Question

From a supply of identical capacitors rated $ 8{\text{ }}\mu F,250{\text{ }}V $ , the minimum number of capacitors required to form a composite $ {\text{16 }}\mu F,1000{\text{ }}V $ capacitor is:
A) 2
B) 4
C) 16
D) 32

Answer 1

Hint:
First, determine the number of capacitors required in series to handle a potential drop of $ 1000\,\,V $ . Then to have a net capacitance $ 16\,\mu F $ , we will have to connect multiple sets of capacitors in parallel to have the same potential drop but increase the capacitance.
Formula used:
For capacitors in series: $ \dfrac{1}{{{C_{eq}}}} = \dfrac{1}{{{C_1}}} + \dfrac{1}{{{C_2}}} + \dfrac{1}{{{C_3}}}.... $
For capacitors in parallel: $ {C_{eq}} = {C_1} + {C_2} + {C_3}..... $

Complete step by step answer:
Let $ n $ be the number of capacitors required to form our composite system.
We’ve been given capacitors that are rated $ 8{\text{ }}\mu F,250{\text{ }}V $ . To generate a composite $ {\text{16 }}\mu F,1000{\text{ }}V $ capacitor, we need to first generate a system of capacitors that can handle a potential drop $ 1000\,V $ .
Since the potential drop across capacitors add up in series,
Capacitors required to handle $ 1000\,V $
$ = \dfrac{{{\text{Required}}\,{\text{potential drop}}}}{{{\text{potential drop across one capacitor}}}} $
$ = \dfrac{{1000}}{{250}} = 4 $
The net capacitance of these capacitors in series can be calculated as:
 $ \dfrac{1}{{{C_{eq}}}} = \dfrac{1}{8} + \dfrac{1}{8} + \dfrac{1}{8} + \dfrac{1}{8} $
 $ \Rightarrow {C_{eq}} = 2\,\mu F $
To increase the net capacitance without changing the potential drop across the system, we must use the combination of 4 such capacitors in parallel.
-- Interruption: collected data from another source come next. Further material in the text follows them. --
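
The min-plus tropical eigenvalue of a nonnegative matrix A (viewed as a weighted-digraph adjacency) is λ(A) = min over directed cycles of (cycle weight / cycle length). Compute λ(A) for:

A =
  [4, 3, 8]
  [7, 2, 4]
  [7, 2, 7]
λ(A) = 2

Enumerate directed cycles and compute their means (weight / length). Sample:
  cycle 0 → 0: weight = 4, length = 1, mean = 4/1 ≈ 4.000
  cycle 1 → 1: weight = 2, length = 1, mean = 2/1 ≈ 2.000
  cycle 2 → 2: weight = 7, length = 1, mean = 7/1 ≈ 7.000
  cycle 0 → 1 → 0: weight = 10, length = 2, mean = 10/2 ≈ 5.000
  cycle 0 → 2 → 0: weight = 15, length = 2, mean = 15/2 ≈ 7.500
  cycle 1 → 0 → 1: weight = 10, length = 2, mean = 10/2 ≈ 5.000
Minimum mean = 2.000, attained e.g. along the cycle 1 → 1 with weight 2 and length 1. So λ(A) = 2/1 = 2.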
Hence, to have a net capacitance $ 16\mu F $ , we require 8 such sets in parallel so that the net capacitance $ = 2 \times 8 = 16 $ .
Hence
$ n$ = Capacitors in one set $\times$ number of sets
$ {\text{n = 4}} \times {\text{8 = 32}} $
Hence to form a composite capacitor of $ {\text{16 }}\mu F,1000{\text{ }}V $ using capacitors rated $ 8{\text{ }}\mu F,250{\text{ }}V $ , we need 32 capacitors which correspond to option (D).

Note:
When capacitors are connected in series, the net potential drop across them increases but the net capacitance decreases and when they are connected in parallel, the potential drop remains constant but the net capacitance increases. Option (A) seems like a lucrative option since 2 capacitors connected in parallel will have a net capacitance of $ 16\mu F $ however they won’t be able to handle $ 1000V $ without damage.